Até o final de 2020, a Secretaria de Estado de Saúde do Amazonas (SES-AM) mantinha um posto de monitoramento de passageiros na sala de desembarque do aeroporto. Neste posto, passageiros que desembarcavam em Manaus recebiam um panfleto com instruções para baixar o aplicativo SASI, por meio do qual os passageiros poderia acionar a SES se tivessem algum sintoma de covid-19. O posto não existe mais, e procurada pela reportagem, a Secretaria informou as ações no aeroporto são de competência da Agência Nacional de Vigilância Sanitária (Anvisa).

“Esse posto que tínhamos no aeroporto ajudou muito, mas infelizmente foi uma ação abandonada, assim como a testagem por RT-PCR em novembro, que foi a menor de toda a pandemia. Foi por isso que tivemos grandes tragédias e o aumento absurdo nos casos”, afirma Jesem Orellana.

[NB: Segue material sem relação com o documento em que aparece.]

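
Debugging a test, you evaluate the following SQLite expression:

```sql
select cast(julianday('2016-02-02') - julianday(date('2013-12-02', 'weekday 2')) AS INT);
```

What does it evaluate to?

791

`weekday 2` advances to the next Tuesday; 2013-12-02 is a Monday, so it moves forward to 2013-12-03.
28 days remain in December 2013 after the 3rd (31 − 3).
Full months from January 2014 through January 2016 contribute their day counts.
Then 2 days into February 2016.
Total: 28 + 31 + 28 + 31 + 30 + 31 + 30 + 31 + 31 + 30 + 31 + 30 + 31 + 31 + 28 + 31 + 30 + 31 + 30 + 31 + 31 + 30 + 31 + 30 + 31 + 31 + 2 = 791.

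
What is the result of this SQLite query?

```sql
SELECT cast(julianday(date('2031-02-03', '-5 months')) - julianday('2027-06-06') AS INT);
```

1185

Adding -5 months to 2031-02-03 gives 2030-09-03.
24 days remain in June 2027 after the 6th (30 − 6).
Full months from July 2027 through August 2030 contribute their day counts.
Then 3 days into September 2030.
Total: 24 + 31 + 31 + 30 + 31 + 30 + 31 + 31 + 29 + 31 + 30 + 31 + 30 + 31 + 31 + 30 + 31 + 30 + 31 + 31 + 28 + 31 + 30 + 31 + 30 + 31 + 31 + 30 + 31 + 30 + 31 + 31 + 28 + 31 + 30 + 31 + 30 + 31 + 31 + 3 = 1185.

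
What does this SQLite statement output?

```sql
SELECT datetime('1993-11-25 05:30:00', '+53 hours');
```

+53 hours from 1993-11-25 05:30:00 is 1993-11-27 10:30:00 (crosses midnight).

1993-11-27 10:30:00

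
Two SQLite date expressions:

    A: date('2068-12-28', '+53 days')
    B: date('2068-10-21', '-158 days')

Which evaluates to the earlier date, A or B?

A = 2069-02-19.
B = 2068-05-16.
B is earlier.

B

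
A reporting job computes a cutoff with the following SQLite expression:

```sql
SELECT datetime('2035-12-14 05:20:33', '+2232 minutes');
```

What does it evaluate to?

2232 minutes = 37h 12m; +2232 minutes from 2035-12-14 05:20:33 is 2035-12-15 18:32:33 (crosses midnight).

2035-12-15 18:32:33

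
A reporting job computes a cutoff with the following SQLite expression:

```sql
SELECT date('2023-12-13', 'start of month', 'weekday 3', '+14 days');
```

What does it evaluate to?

`start of month` rewinds 2023-12-13 to 2023-12-01.
`weekday 3` advances to the next Wednesday; 2023-12-01 is a Friday, so it moves forward to 2023-12-06.
Advancing 14 more days within December lands on 2023-12-20.

2023-12-20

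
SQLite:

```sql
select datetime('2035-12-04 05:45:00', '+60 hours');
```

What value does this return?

2035-12-06 17:45:00

+60 hours from 2035-12-04 05:45:00 is 2035-12-06 17:45:00 (crosses midnight).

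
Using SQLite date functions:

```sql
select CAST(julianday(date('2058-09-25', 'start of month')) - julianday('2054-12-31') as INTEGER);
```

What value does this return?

1340

`start of month` rewinds 2058-09-25 to 2058-09-01.
0 days remain in December 2054 after the 31st (31 − 31).
Full months from January 2055 through August 2058 contribute their day counts.
Then 1 day into September 2058.
Total: 0 + 31 + 28 + 31 + 30 + 31 + 30 + 31 + 31 + 30 + 31 + 30 + 31 + 31 + 29 + 31 + 30 + 31 + 30 + 31 + 31 + 30 + 31 + 30 + 31 + 31 + 28 + 31 + 30 + 31 + 30 + 31 + 31 + 30 + 31 + 30 + 31 + 31 + 28 + 31 + 30 + 31 + 30 + 31 + 31 + 1 = 1340.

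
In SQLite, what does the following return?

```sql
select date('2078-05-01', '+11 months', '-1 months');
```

2079-03-01

Adding +11 months to 2078-05-01 gives 2079-04-01.
Adding -1 month to 2079-04-01 gives 2079-03-01.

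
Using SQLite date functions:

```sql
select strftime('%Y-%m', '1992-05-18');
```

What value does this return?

`%Y-%m` extracts the year-month: 1992-05.

1992-05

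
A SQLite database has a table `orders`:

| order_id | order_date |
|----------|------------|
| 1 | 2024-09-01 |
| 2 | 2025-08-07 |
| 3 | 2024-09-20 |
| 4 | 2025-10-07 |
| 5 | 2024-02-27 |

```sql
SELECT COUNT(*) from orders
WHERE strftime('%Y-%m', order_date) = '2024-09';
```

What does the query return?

Rows with year-month 2024-09: 2024-09-01, 2024-09-20 → 2.

2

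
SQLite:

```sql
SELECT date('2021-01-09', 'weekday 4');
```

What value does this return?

2021-01-14

`weekday 4` advances to the next Thursday; 2021-01-09 is a Saturday, so it moves forward to 2021-01-14.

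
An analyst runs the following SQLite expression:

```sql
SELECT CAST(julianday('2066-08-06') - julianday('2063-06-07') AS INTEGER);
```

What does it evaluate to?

1156

23 days remain in June 2063 after the 7th (30 − 7).
Full months from July 2063 through July 2066 contribute their day counts.
Then 6 days into August 2066.
Total: 23 + 31 + 31 + 30 + 31 + 30 + 31 + 31 + 29 + 31 + 30 + 31 + 30 + 31 + 31 + 30 + 31 + 30 + 31 + 31 + 28 + 31 + 30 + 31 + 30 + 31 + 31 + 30 + 31 + 30 + 31 + 31 + 28 + 31 + 30 + 31 + 30 + 31 + 6 = 1156.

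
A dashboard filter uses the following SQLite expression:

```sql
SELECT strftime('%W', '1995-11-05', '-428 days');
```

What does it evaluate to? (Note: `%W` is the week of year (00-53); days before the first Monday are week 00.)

35

First apply '-428 days': 1995-11-05 → 1994-09-03.
1994-09-03 is a Saturday. SQLite's %W counts Mondays since the year started; the result is 35.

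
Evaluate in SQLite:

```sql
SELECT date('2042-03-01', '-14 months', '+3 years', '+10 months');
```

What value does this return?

2044-11-01

Adding -14 months to 2042-03-01 gives 2041-01-01.
Adding +3 years to 2041-01-01 gives 2044-01-01.
Adding +10 months to 2044-01-01 gives 2044-11-01.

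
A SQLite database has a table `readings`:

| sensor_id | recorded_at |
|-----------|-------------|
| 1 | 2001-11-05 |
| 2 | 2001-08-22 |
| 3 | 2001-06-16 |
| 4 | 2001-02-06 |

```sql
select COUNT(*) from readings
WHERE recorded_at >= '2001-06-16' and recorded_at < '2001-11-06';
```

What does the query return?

3

Rows in [2001-06-16, 2001-11-06): 2001-11-05, 2001-08-22, 2001-06-16 → 3 rows.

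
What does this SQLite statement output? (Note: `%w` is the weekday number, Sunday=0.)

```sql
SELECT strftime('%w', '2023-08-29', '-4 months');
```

First apply '-4 months': 2023-08-29 → 2023-04-29.
2023-04-29 is a Saturday; with Sunday=0 that is 6.

6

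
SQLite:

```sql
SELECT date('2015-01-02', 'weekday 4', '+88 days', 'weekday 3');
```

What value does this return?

2015-04-08

`weekday 4` advances to the next Thursday; 2015-01-02 is a Friday, so it moves forward to 2015-01-08.
Applying '+88 days' to 2015-01-08: counting 88 days forward gives 2015-04-06.
`weekday 3` advances to the next Wednesday; 2015-04-06 is a Monday, so it moves forward to 2015-04-08.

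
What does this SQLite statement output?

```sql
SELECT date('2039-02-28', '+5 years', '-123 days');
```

Adding +5 years to 2039-02-28 gives 2044-02-28.
Applying '-123 days' to 2044-02-28: counting 123 days back gives 2043-10-28.

2043-10-28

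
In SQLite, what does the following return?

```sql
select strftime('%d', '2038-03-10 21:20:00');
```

10

`%d` extracts the 2-digit day of month: 10.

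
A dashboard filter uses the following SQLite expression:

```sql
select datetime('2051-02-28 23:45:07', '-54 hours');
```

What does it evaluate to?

-54 hours from 2051-02-28 23:45:07 is 2051-02-26 17:45:07 (crosses midnight).

2051-02-26 17:45:07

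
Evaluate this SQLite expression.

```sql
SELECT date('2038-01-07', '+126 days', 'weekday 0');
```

2038-05-16

Applying '+126 days' to 2038-01-07: counting 126 days forward gives 2038-05-13.
`weekday 0` advances to the next Sunday; 2038-05-13 is a Thursday, so it moves forward to 2038-05-16.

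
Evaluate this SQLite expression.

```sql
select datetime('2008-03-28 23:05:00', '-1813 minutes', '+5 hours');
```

2008-03-27 21:52:00

1813 minutes = 30h 13m; -1813 minutes from 2008-03-28 23:05:00 is 2008-03-27 16:52:00 (crosses midnight).
+5 hours from 2008-03-27 16:52:00 is 2008-03-27 21:52:00.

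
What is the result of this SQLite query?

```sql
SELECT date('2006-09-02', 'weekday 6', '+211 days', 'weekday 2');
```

2007-04-03

`weekday 6` advances to the next Saturday; 2006-09-02 is already a Saturday, so it stays at 2006-09-02.
Applying '+211 days' to 2006-09-02: counting 211 days forward gives 2007-04-01.
`weekday 2` advances to the next Tuesday; 2007-04-01 is a Sunday, so it moves forward to 2007-04-03.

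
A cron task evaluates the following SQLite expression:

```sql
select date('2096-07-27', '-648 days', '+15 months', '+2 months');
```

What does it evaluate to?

2096-03-18

Applying '-648 days' to 2096-07-27: counting 648 days back gives 2094-10-18.
Adding +15 months to 2094-10-18 gives 2096-01-18.
Adding +2 months to 2096-01-18 gives 2096-03-18.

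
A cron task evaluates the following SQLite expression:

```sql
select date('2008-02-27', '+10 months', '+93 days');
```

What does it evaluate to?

2009-03-30

Adding +10 months to 2008-02-27 gives 2008-12-27.
Applying '+93 days' to 2008-12-27: counting 93 days forward gives 2009-03-30.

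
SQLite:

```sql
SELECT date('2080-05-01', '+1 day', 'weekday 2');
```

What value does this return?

Advancing 1 more day within May lands on 2080-05-02.
`weekday 2` advances to the next Tuesday; 2080-05-02 is a Thursday, so it moves forward to 2080-05-07.

2080-05-07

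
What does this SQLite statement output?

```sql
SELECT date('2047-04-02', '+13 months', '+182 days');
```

Adding +13 months to 2047-04-02 gives 2048-05-02.
Applying '+182 days' to 2048-05-02: counting 182 days forward gives 2048-10-31.

2048-10-31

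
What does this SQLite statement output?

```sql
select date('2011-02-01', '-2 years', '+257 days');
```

Adding -2 years to 2011-02-01 gives 2009-02-01.
Applying '+257 days' to 2009-02-01: counting 257 days forward gives 2009-10-16.

2009-10-16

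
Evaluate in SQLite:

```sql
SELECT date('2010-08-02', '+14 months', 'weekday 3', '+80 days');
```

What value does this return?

Adding +14 months to 2010-08-02 gives 2011-10-02.
`weekday 3` advances to the next Wednesday; 2011-10-02 is a Sunday, so it moves forward to 2011-10-05.
Applying '+80 days' to 2011-10-05: counting 80 days forward gives 2011-12-24.

2011-12-24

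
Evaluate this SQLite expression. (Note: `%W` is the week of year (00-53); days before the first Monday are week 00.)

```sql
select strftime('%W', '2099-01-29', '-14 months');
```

First apply '-14 months': 2099-01-29 → 2097-11-29.
2097-11-29 is a Friday. SQLite's %W counts Mondays since the year started; the result is 47.

47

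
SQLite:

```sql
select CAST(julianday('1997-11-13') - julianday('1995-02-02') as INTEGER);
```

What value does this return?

1015

26 days remain in February 1995 after the 2nd (28 − 2).
Full months from March 1995 through October 1997 contribute their day counts.
Then 13 days into November 1997.
Total: 26 + 31 + 30 + 31 + 30 + 31 + 31 + 30 + 31 + 30 + 31 + 31 + 29 + 31 + 30 + 31 + 30 + 31 + 31 + 30 + 31 + 30 + 31 + 31 + 28 + 31 + 30 + 31 + 30 + 31 + 31 + 30 + 31 + 13 = 1015.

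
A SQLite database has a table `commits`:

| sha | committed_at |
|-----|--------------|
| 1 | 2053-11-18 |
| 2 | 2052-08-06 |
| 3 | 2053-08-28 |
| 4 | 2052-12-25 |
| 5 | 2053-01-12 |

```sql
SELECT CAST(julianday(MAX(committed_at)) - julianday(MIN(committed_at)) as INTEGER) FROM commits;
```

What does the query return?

469

MIN = 2052-08-06, MAX = 2053-11-18.
25 days remain in August 2052 after the 6th (31 − 6).
Full months from September 2052 through October 2053 contribute their day counts.
Then 18 days into November 2053.
Total: 25 + 30 + 31 + 30 + 31 + 31 + 28 + 31 + 30 + 31 + 30 + 31 + 31 + 30 + 31 + 18 = 469.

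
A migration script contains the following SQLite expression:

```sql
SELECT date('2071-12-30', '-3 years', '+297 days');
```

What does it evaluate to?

Adding -3 years to 2071-12-30 gives 2068-12-30.
Applying '+297 days' to 2068-12-30: counting 297 days forward gives 2069-10-23.

2069-10-23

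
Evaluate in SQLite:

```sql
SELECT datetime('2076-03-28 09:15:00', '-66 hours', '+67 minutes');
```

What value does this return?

-66 hours from 2076-03-28 09:15:00 is 2076-03-25 15:15:00 (crosses midnight).
67 minutes = 1h 7m; +67 minutes from 2076-03-25 15:15:00 is 2076-03-25 16:22:00.

2076-03-25 16:22:00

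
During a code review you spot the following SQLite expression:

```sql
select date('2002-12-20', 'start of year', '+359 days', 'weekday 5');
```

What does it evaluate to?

`start of year` rewinds 2002-12-20 to 2002-01-01.
Applying '+359 days' to 2002-01-01: counting 359 days forward gives 2002-12-26.
`weekday 5` advances to the next Friday; 2002-12-26 is a Thursday, so it moves forward to 2002-12-27.

2002-12-27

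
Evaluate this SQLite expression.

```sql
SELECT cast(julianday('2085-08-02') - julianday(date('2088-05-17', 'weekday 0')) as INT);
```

-1025

`weekday 0` advances to the next Sunday; 2088-05-17 is a Monday, so it moves forward to 2088-05-23.
29 days remain in August 2085 after the 2nd (31 − 2).
Full months from September 2085 through April 2088 contribute their day counts.
Then 23 days into May 2088.
Total: 29 + 30 + 31 + 30 + 31 + 31 + 28 + 31 + 30 + 31 + 30 + 31 + 31 + 30 + 31 + 30 + 31 + 31 + 28 + 31 + 30 + 31 + 30 + 31 + 31 + 30 + 31 + 30 + 31 + 31 + 29 + 31 + 30 + 23 = 1025.
The subtraction is earlier − later, so the result is −1025 → -1025.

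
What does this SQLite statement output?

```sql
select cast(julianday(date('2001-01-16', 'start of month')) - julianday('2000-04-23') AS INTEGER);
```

`start of month` rewinds 2001-01-16 to 2001-01-01.
7 days remain in April 2000 after the 23rd (30 − 23).
Full months from May 2000 through December 2000 contribute their day counts.
Then 1 day into January 2001.
Total: 7 + 31 + 30 + 31 + 31 + 30 + 31 + 30 + 31 + 1 = 253.

253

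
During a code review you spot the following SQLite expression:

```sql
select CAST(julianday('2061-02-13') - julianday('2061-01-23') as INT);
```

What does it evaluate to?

21

8 days remain in January 2061 after the 23rd (31 − 23).
Then 13 days into February 2061.
Total: 8 + 13 = 21.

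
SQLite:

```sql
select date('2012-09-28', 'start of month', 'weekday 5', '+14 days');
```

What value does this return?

2012-09-21

`start of month` rewinds 2012-09-28 to 2012-09-01.
`weekday 5` advances to the next Friday; 2012-09-01 is a Saturday, so it moves forward to 2012-09-07.
Advancing 14 more days within September lands on 2012-09-21.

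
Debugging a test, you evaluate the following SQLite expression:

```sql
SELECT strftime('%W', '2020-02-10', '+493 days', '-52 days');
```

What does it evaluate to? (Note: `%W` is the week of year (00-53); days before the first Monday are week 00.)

First apply '+493 days', '-52 days': 2020-02-10 → 2021-04-26.
2021-04-26 is a Monday. SQLite's %W counts Mondays since the year started; the result is 17.

17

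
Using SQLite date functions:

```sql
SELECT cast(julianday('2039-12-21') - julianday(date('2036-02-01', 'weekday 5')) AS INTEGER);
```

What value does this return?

1419

`weekday 5` advances to the next Friday; 2036-02-01 is already a Friday, so it stays at 2036-02-01.
28 days remain in February 2036 after the 1st (29 − 1).
Full months from March 2036 through November 2039 contribute their day counts.
Then 21 days into December 2039.
Total: 28 + 31 + 30 + 31 + 30 + 31 + 31 + 30 + 31 + 30 + 31 + 31 + 28 + 31 + 30 + 31 + 30 + 31 + 31 + 30 + 31 + 30 + 31 + 31 + 28 + 31 + 30 + 31 + 30 + 31 + 31 + 30 + 31 + 30 + 31 + 31 + 28 + 31 + 30 + 31 + 30 + 31 + 31 + 30 + 31 + 30 + 21 = 1419.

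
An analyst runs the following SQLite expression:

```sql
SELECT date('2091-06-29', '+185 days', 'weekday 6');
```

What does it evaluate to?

Applying '+185 days' to 2091-06-29: counting 185 days forward gives 2091-12-31.
`weekday 6` advances to the next Saturday; 2091-12-31 is a Monday, so it moves forward to 2092-01-05.

2092-01-05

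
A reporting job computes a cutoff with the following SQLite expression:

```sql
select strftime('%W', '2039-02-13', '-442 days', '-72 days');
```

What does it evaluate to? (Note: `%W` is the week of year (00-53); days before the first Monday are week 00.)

37

First apply '-442 days', '-72 days': 2039-02-13 → 2037-09-17.
2037-09-17 is a Thursday. SQLite's %W counts Mondays since the year started; the result is 37.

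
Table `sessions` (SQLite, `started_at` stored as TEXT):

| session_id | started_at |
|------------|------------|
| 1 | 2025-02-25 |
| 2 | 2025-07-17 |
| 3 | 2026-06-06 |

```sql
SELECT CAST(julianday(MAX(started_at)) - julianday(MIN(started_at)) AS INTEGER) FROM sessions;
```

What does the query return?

466

MIN = 2025-02-25, MAX = 2026-06-06.
3 days remain in February 2025 after the 25th (28 − 25).
Full months from March 2025 through May 2026 contribute their day counts.
Then 6 days into June 2026.
Total: 3 + 31 + 30 + 31 + 30 + 31 + 31 + 30 + 31 + 30 + 31 + 31 + 28 + 31 + 30 + 31 + 6 = 466.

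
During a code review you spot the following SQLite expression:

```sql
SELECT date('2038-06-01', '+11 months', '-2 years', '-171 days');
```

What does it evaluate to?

Adding +11 months to 2038-06-01 gives 2039-05-01.
Adding -2 years to 2039-05-01 gives 2037-05-01.
Applying '-171 days' to 2037-05-01: counting 171 days back gives 2036-11-11.

2036-11-11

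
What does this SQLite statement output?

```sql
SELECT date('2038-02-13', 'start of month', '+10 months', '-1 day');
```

`start of month` rewinds 2038-02-13 to 2038-02-01.
Adding +10 months to 2038-02-01 gives 2038-12-01.
Going back 1 day from 2038-12-01 reaches 2038-11-30 (last day of November, 30 days).

2038-11-30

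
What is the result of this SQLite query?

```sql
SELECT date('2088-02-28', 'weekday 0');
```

`weekday 0` advances to the next Sunday; 2088-02-28 is a Saturday, so it moves forward to 2088-02-29.

2088-02-29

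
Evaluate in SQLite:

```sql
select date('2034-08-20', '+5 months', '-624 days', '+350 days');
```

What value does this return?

2034-04-21

Adding +5 months to 2034-08-20 gives 2035-01-20.
Applying '-624 days' to 2035-01-20: counting 624 days back gives 2033-05-06.
Applying '+350 days' to 2033-05-06: counting 350 days forward gives 2034-04-21.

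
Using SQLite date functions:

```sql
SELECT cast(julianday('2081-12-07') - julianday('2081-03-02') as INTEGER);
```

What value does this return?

29 days remain in March 2081 after the 2nd (31 − 2).
Full months from April 2081 through November 2081 contribute their day counts.
Then 7 days into December 2081.
Total: 29 + 30 + 31 + 30 + 31 + 31 + 30 + 31 + 30 + 7 = 280.

280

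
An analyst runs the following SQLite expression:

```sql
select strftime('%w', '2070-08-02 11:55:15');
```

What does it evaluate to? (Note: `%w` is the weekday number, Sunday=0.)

2070-08-02 is a Saturday; with Sunday=0 that is 6.

6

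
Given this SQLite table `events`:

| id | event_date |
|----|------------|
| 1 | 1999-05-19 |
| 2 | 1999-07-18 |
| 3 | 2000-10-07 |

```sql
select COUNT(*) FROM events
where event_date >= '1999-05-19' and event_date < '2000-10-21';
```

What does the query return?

3

Rows in [1999-05-19, 2000-10-21): 1999-05-19, 1999-07-18, 2000-10-07 → 3 rows.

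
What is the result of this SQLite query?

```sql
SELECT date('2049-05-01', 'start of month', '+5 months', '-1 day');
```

2049-09-30

`start of month` rewinds 2049-05-01 to 2049-05-01.
Adding +5 months to 2049-05-01 gives 2049-10-01.
Going back 1 day from 2049-10-01 reaches 2049-09-30 (last day of September, 30 days).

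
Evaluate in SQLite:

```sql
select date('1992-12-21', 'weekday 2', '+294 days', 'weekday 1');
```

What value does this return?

`weekday 2` advances to the next Tuesday; 1992-12-21 is a Monday, so it moves forward to 1992-12-22.
Applying '+294 days' to 1992-12-22: counting 294 days forward gives 1993-10-12.
`weekday 1` advances to the next Monday; 1993-10-12 is a Tuesday, so it moves forward to 1993-10-18.

1993-10-18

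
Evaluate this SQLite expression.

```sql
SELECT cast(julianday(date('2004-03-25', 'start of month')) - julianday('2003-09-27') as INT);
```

156

`start of month` rewinds 2004-03-25 to 2004-03-01.
3 days remain in September 2003 after the 27th (30 − 27).
October 2003: 31 days.
November 2003: 30 days.
December 2003: 31 days.
January 2004: 31 days.
February 2004: 29 days (leap year).
Then 1 day into March 2004.
Total: 3 + 31 + 30 + 31 + 31 + 29 + 1 = 156.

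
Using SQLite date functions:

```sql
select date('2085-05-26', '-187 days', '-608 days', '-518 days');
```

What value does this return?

Applying '-187 days' to 2085-05-26: counting 187 days back gives 2084-11-20.
Applying '-608 days' to 2084-11-20: counting 608 days back gives 2083-03-23.
Applying '-518 days' to 2083-03-23: counting 518 days back gives 2081-10-21.

2081-10-21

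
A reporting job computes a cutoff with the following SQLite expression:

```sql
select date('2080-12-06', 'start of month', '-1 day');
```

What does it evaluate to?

`start of month` rewinds 2080-12-06 to 2080-12-01.
Going back 1 day from 2080-12-01 reaches 2080-11-30 (last day of November, 30 days).

2080-11-30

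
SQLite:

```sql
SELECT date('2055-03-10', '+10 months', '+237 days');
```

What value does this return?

Adding +10 months to 2055-03-10 gives 2056-01-10.
Applying '+237 days' to 2056-01-10: counting 237 days forward gives 2056-09-03.

2056-09-03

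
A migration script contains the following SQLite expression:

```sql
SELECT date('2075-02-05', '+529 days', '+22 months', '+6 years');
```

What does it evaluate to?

Applying '+529 days' to 2075-02-05: counting 529 days forward gives 2076-07-18.
Adding +22 months to 2076-07-18 gives 2078-05-18.
Adding +6 years to 2078-05-18 gives 2084-05-18.

2084-05-18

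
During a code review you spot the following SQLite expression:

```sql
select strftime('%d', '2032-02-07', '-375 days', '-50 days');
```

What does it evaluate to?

First apply '-375 days', '-50 days': 2032-02-07 → 2030-12-09.
`%d` extracts the 2-digit day of month: 09.

09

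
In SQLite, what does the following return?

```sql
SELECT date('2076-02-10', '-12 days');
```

Going back 10 days from 2076-02-10 reaches 2076-01-31 (last day of January, 31 days).
Going back 2 days within January lands on 2076-01-29.

2076-01-29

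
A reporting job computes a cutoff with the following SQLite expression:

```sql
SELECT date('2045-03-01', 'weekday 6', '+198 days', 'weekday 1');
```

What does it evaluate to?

`weekday 6` advances to the next Saturday; 2045-03-01 is a Wednesday, so it moves forward to 2045-03-04.
Applying '+198 days' to 2045-03-04: counting 198 days forward gives 2045-09-18.
`weekday 1` advances to the next Monday; 2045-09-18 is already a Monday, so it stays at 2045-09-18.

2045-09-18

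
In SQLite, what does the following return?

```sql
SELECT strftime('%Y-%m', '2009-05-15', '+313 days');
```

2010-03

First apply '+313 days': 2009-05-15 → 2010-03-24.
`%Y-%m` extracts the year-month: 2010-03.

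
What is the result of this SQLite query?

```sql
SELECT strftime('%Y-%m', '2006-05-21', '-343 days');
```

2005-06

First apply '-343 days': 2006-05-21 → 2005-06-12.
`%Y-%m` extracts the year-month: 2005-06.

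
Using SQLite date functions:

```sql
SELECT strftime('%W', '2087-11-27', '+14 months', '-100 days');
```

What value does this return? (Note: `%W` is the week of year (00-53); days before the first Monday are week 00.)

First apply '+14 months', '-100 days': 2087-11-27 → 2088-10-19.
2088-10-19 is a Tuesday. SQLite's %W counts Mondays since the year started; the result is 42.

42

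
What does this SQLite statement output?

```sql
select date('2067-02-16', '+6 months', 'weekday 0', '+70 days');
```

2067-10-30

Adding +6 months to 2067-02-16 gives 2067-08-16.
`weekday 0` advances to the next Sunday; 2067-08-16 is a Tuesday, so it moves forward to 2067-08-21.
Applying '+70 days' to 2067-08-21: counting 70 days forward gives 2067-10-30.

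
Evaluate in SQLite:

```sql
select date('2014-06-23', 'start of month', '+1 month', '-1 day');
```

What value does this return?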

Em nota, a Anvisa informou que há um posto de orientações no Aeroporto Internacional de Manaus. A assessoria de imprensa da agência ressaltou que o órgão trabalha para assegurar a vigilância sanitária adequada nos aeroportos, principalmente na chegada e partida de voos domésticos e internacionais, “tendo em vista o atual cenário epidemiológico”.

A agência destaca que também tem trabalhado para intensificar a vigilância de casos suspeitos de COVID-19 nos aeroportos, para “orientação imediata quanto ao isolamento domiciliar e reporte aos órgãos de vigilância epidemiológica, de acordo com a definição de caso suspeito divulgada pelo Ministério da Saúde.”

Posto de monitoramento e fiscalização da SES ficava na sala de desembarque do Aeroporto. Hoje, não está mais. Foto: Márcio Silva/AM1

Fechamento?

Embora o número de casos esteja alto em todo o país, o epidemiologista afirma que o fechamento dos aeroportos não é uma solução, e não ajudaria em nada. Segundo ele, o que ajudaria no combate é o monitoramento ostensivo, como aconteceu em Tóquio e Londres.

“O vírus já está espalhado, e fechar os aeroportos é impossível. E outra coisa: fechar o aeroporto de Manaus pode diminuir a dispersão a partir do Amazonas, mas e os outros estados? Seria completamente desastroso, principalmente para a economia”, afirma.

Orellana salienta que essa medida não pode ser isolada, mas sim coordenada pela Agência Nacional de Aviação Civil (Anac) e pelo Ministério da Saúde. Entretanto, segundo ele, falta gestão e coordenação nacional.

“No caso do Brasil, nada disso vale. Tem prevalecido o ‘deixa rolar’, e por isso, nosso país é considerado laboratório a céu aberto e ameaça à humanidade,” completa.

O pesquisador também reitera que o que poderia ajudar no controle da pandemia seria a redução dos voos entre as cidades mais afetadas pelo coronavírus, além de formulários de triagem e fiscalização de passageiros.

“Essa é uma ação, além de aumentar o rigor da fiscalização de embarque e desembarque, com testagem de possíveis sintomáticos e não sintomáticos por sorteio, por exemplo. Também se poderia criar um formulário de triagem antes da compra da passagem, para rastrear informações de exposição recente ou passada ao novo coronavírus. Estratégia e tecnologia não faltam, mas falta vontade política e gente qualificada”, ressalta.